Caffeine withdrawal symptoms include headache, fatigue, difficulty concentrating, depressed mood or irritability, and flu-like symptoms. These symptoms must appear within 24 hours of a marked reduction in caffeine intake following prolonged daily use. The ICD-11 includes caffeine dependence as a distinct diagnostic category.
When was caffeine first isolated and who discovered it?
Caffeine was first isolated in 1819 by German chemist Friedlieb Ferdinand Runge, who called it Kaffebase. In 1821, it was independently isolated by French chemist Pierre Jean Robiquet and by the pair Pierre-Joseph Pelletier and Joseph Bienaimé Caventou. The total synthesis of caffeine from its chemical components was first achieved in 1895 by German chemist Hermann Emil Fischer, whose broader work earned him the Nobel Prize in 1902.

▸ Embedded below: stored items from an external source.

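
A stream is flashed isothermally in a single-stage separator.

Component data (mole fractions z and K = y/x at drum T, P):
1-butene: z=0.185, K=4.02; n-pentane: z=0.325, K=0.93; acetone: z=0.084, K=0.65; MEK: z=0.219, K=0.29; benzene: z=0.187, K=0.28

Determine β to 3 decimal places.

Material balance + equilibrium reduce to Σ zᵢ(Kᵢ−1)/(1+β(Kᵢ−1)) = 0.
Feasibility: ΣzᵢKᵢ = 1.216, Σzᵢ/Kᵢ = 1.948 — both > 1, two phases present.
Iterate (Newton) starting at β = 0.5:
  β = 0.500: g = -0.2881, g' = -0.787 → β = 0.134
  β = 0.134: g = 0.0233, g' = -1.122 → β = 0.155
Converged at β = 0.155.

β = 0.155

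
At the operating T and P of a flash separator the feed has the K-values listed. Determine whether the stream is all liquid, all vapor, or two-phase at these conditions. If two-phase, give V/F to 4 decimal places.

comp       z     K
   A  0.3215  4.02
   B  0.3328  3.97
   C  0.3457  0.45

ΣzᵢKᵢ = 2.7692; Σzᵢ/Kᵢ = 0.9320.
Since Σzᵢ/Kᵢ < 1 the mixture is above its dew point — single vapor phase.

all vapor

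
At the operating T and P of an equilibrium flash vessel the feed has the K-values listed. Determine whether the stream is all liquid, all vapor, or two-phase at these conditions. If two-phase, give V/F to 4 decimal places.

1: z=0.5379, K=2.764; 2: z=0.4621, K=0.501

two-phase, V/F = 0.8160

ΣzᵢKᵢ = 1.7183; Σzᵢ/Kᵢ = 1.1170.
Both exceed 1, so a two-phase solution exists.
Material balance + equilibrium reduce to Σ zᵢ(Kᵢ−1)/(1+ψ(Kᵢ−1)) = 0.
Iterate (Newton) starting at ψ = 0.53:
  ψ = 0.5300: g = 0.17689, g' = -0.6598 → ψ = 0.7981
  ψ = 0.7981: g = 0.01087, g' = -0.6065 → ψ = 0.8160
Converged at ψ = 0.8160.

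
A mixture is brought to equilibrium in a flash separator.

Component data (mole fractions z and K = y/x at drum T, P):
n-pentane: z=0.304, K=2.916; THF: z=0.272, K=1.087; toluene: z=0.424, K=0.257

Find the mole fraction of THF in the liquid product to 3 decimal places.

x_THF = 0.265

Rachford–Rice: g(ψ) = Σ zᵢ(Kᵢ−1)/(1+ψ(Kᵢ−1)) = 0.
g(0) = ΣzᵢKᵢ − 1 = 0.291 and g(1) = 1 − Σzᵢ/Kᵢ = -1.004, so a root lies in (0, 1).
Newton–Raphson from ψ = 0.39:
  ψ = 0.390: g = -0.0873, g' = -0.832 → ψ = 0.285
Converged at ψ = 0.285.
Compositions from xᵢ = zᵢ/(1+ψ(Kᵢ−1)), yᵢ = Kᵢxᵢ:
  n-pentane: x = 0.197, y = 0.573
  THF: x = 0.265, y = 0.289
  toluene: x = 0.538, y = 0.138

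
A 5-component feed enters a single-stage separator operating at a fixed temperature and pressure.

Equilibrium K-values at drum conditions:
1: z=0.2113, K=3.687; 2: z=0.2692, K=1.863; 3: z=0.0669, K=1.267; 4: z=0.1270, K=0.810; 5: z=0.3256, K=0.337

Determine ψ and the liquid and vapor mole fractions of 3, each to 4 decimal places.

Rachford–Rice: g(ψ) = Σ zᵢ(Kᵢ−1)/(1+ψ(Kᵢ−1)) = 0.
Feasibility: ΣzᵢKᵢ = 1.5779, Σzᵢ/Kᵢ = 1.3776 — both > 1, two phases present.
Iterate (Newton) starting at ψ = 0.5:
  ψ = 0.5000: g = 0.07074, g' = -0.7052 → ψ = 0.6003
  ψ = 0.6003: g = -0.00012, g' = -0.7147 → ψ = 0.6001
Converged at ψ = 0.6001.
Compositions from xᵢ = zᵢ/(1+ψ(Kᵢ−1)), yᵢ = Kᵢxᵢ:
  1: x = 0.0809, y = 0.2982
  2: x = 0.1773, y = 0.3304
  3: x = 0.0577, y = 0.0731
  4: x = 0.1433, y = 0.1161
  5: x = 0.5408, y = 0.1822

ψ = 0.6001, x_3 = 0.0577, y_3 = 0.0731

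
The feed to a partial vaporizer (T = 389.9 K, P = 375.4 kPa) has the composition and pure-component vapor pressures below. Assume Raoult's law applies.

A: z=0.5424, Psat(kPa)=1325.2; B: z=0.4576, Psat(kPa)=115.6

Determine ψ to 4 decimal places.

ψ = 0.6029

Raoult's law: Kᵢ = Pᵢˢᵃᵗ/P = Pᵢˢᵃᵗ/375.4.
  K_A = 1325.2/375.4 = 3.530101, K_B = 115.6/375.4 = 0.307938
Material balance + equilibrium reduce to Σ zᵢ(Kᵢ−1)/(1+ψ(Kᵢ−1)) = 0.
Feasibility: ΣzᵢKᵢ = 2.0556, Σzᵢ/Kᵢ = 1.6397 — both > 1, two phases present.
Binary case is linear: z₁(K₁−1)(1+ψ(K₂−1)) + z₂(K₂−1)(1+ψ(K₁−1)) = 0
⇒ ψ = [z₁(K₁−1)+z₂(K₂−1)] / [−(K₁−1)(K₂−1)] = 1.05564/1.75099 = 0.6029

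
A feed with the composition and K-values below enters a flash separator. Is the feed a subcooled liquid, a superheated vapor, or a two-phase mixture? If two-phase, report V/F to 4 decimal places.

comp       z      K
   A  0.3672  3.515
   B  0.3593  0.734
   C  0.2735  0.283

two-phase, V/F = 0.4918

ΣzᵢKᵢ = 1.6318; Σzᵢ/Kᵢ = 1.5604.
Both exceed 1, so a two-phase solution exists.
Let ψ = V/F and solve Σ zᵢ(Kᵢ−1)/(1+ψ(Kᵢ−1)) = 0.
Iterate (Newton) starting at ψ = 0.5:
  ψ = 0.5000: g = -0.00684, g' = -0.8312 → ψ = 0.4918
Converged at ψ = 0.4918.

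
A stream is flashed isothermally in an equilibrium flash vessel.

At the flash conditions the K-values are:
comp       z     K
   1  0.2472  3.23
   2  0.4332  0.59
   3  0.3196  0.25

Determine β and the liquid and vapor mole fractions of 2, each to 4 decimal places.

Newton–Raphson from β = 0.5:
  β = 0.5000: g = -0.34629, g' = -0.8503 → β = 0.0927
  β = 0.0927: g = 0.01456, g' = -1.1305 → β = 0.1056
  β = 0.1056: g = 0.00022, g' = -1.0969 → β = 0.1058
Converged at β = 0.1058.
Compositions from xᵢ = zᵢ/(1+β(Kᵢ−1)), yᵢ = Kᵢxᵢ:
  1: x = 0.2000, y = 0.6460
  2: x = 0.4528, y = 0.2672
  3: x = 0.3471, y = 0.0868

β = 0.1058, x_2 = 0.4528, y_2 = 0.2672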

What is the lethal dose of caffeine for adults?
The lethal dose of caffeine in humans is estimated at 150-200 milligrams per kilogram of body weight, equivalent to roughly 10.5-14 grams for a typical 70 kg adult. This corresponds to approximately 75-100 ordinary cups of coffee. Powdered caffeine supplements carry a much higher risk because the estimated lethal amount is less than a tablespoon.
Does caffeine improve athletic performance?
Caffeine is a proven ergogenic aid in humans. Moderate doses of around 5 mg per kilogram of body weight have been shown to improve sprint performance, cycling and running time trials, endurance, and cycling power output. Caffeine reduces perceived exertion and delays the onset of both muscle fatigue and central fatigue.